Keeping Your Carpets and Floors Clean

The Benefits of Installing Engineered Oak Flooring in a Home

Timber flooring brings a warm ambience to a home. Rather than installing solid wooden planks, though, consider opting for engineered oak flooring instead. Here are its benefits.

More Stable than Solid Wood

One of the main reasons you might consider engineered oak flooring is because it's more stable than solid timber. Engineered planks are made up of a plywood core that consists of several thin wood slices glued together. The linear grain pattern of each subsequent layer is set at right angles to the previous one. Such a crisscross structure gives the plywood stability so that it doesn't expand and shrink so much as solid wood. Once spread across your floor, the planks will cover the surface evenly even if the temperature fluctuates.

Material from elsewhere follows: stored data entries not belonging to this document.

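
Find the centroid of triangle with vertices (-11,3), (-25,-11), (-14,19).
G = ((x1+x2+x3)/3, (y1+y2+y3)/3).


Gx = (-11- 25- 14)/3 = -50/3 = -16.6667
Gy = (3- 11+19)/3 = 11/3 = 3.6667

G = (-16.6667, 3.6667)


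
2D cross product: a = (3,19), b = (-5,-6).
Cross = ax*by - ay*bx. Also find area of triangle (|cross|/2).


cross = 3*(-6) - 19*(-5) = -18 + 95 = 77
Triangle area = |77|/2 = 77/2 = 38.5000

cross = 77, triangle area = 38.5000


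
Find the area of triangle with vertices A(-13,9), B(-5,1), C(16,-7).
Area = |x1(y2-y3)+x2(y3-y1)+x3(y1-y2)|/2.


-13*(1+ 7) = -104
-5*(-7-9) = 80
16*(9-1) = 128
sum = 104
Area = |104|/2 = 52.0000

52.0000 sq units


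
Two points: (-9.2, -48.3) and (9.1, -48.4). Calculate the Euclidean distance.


dx = 9.1 + 9.2 = 18.3
dy = -48.4 + 48.3 = -0.1
d = sqrt(334.89 + 0.01) = sqrt(334.9) = 18.3003

18.3003


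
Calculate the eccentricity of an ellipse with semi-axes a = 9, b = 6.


c = sqrt(81-36) = sqrt(45) = 6.7082
e = c/a = sqrt(45)/9 = 0.7454

e = 0.7454


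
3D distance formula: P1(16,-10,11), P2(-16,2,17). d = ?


dx=-32, dy=12, dz=6
d = sqrt(1024+144+36) = sqrt(1204) = 34.6987

34.6987


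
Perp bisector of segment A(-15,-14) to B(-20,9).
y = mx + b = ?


Midpoint = (-17.5, -2.5)
Slope of AB = dy/dx = 23/(-5) = -4.6000
Perp slope = -dx/dy = 5/23 = 0.2174
b = My - (perp slope)*Mx = -2.5 + (-5*(-17.5))/23 = -2.5 + 3.8043 = 1.3043

y = 0.2174x + 1.3043


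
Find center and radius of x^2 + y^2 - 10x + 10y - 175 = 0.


h = -D/2 = 10/2 = 5
k = -E/2 = -10/2 = -5
r^2 = h^2 + k^2 - F = 25 + 25 + 175 = 225
r = 15

Center (5, -5), radius = 15


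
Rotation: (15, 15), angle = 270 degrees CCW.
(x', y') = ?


cos(270) = 0, sin(270) = -1
x' = 15*0 - 15*(-1) = 15
y' = 15*(-1) + 15*0 = -15

(15, -15)


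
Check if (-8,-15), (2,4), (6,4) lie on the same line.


-8*(4-4) + 2*(4+ 15) + 6*(-15-4)
= 0 + 38 - 114 = -76

No, not collinear (determinant = -76)


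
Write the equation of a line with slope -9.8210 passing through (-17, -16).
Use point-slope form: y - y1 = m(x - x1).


y + 16 = -9.8210(x + 17)
y = -9.8210x - 16 + 9.8210*(-17)
y = -9.8210x - 182.9570

y = -9.8210x - 182.9570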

To finish engineered planks, the plywood core is covered with a thin veneer of attractive oak. This top layer is what is displayed when the boards are laid across the room. You can choose between different shades of oak, including pinks, tans, yellows and browns. Engineered planks also come in various lengths and widths for varying effects. For a sleek appearance with fewer joins, you might use wide planks. You can also combine variable widths to give a room a rustic vibe. Engineered flooring is more authentic than laminate boards, which only feature a photograph of wood on top rather than actual timber.

Convenient to Install

Engineered flooring is easy to install. These planks often come in an interlocking system so that the boards click together. You don't necessarily need to glue or nail the planks to the subfloor, as you often need to with solid planks. Thus, engineered planks are more versatile, as they can be installed in a room with a concrete slab, for example.


Because engineered planks are covered with a solid hardwood layer, they can be sanded in the future to reveal a pristine surface, just like solid timber can be. Bear in mind, though, that engineered flooring can't be sanded as frequently as solid wood because the veneer layer is not as thick. The depth of the topmost veneer layer controls the number of times this refinishing is possible. A thicker veneer can be shaved more times before it wears away than a thinner one. For this reason, it's essential to check this attribute of the flooring you purchase. Other options, like tiles or laminate, can't be made to look new again in this manner.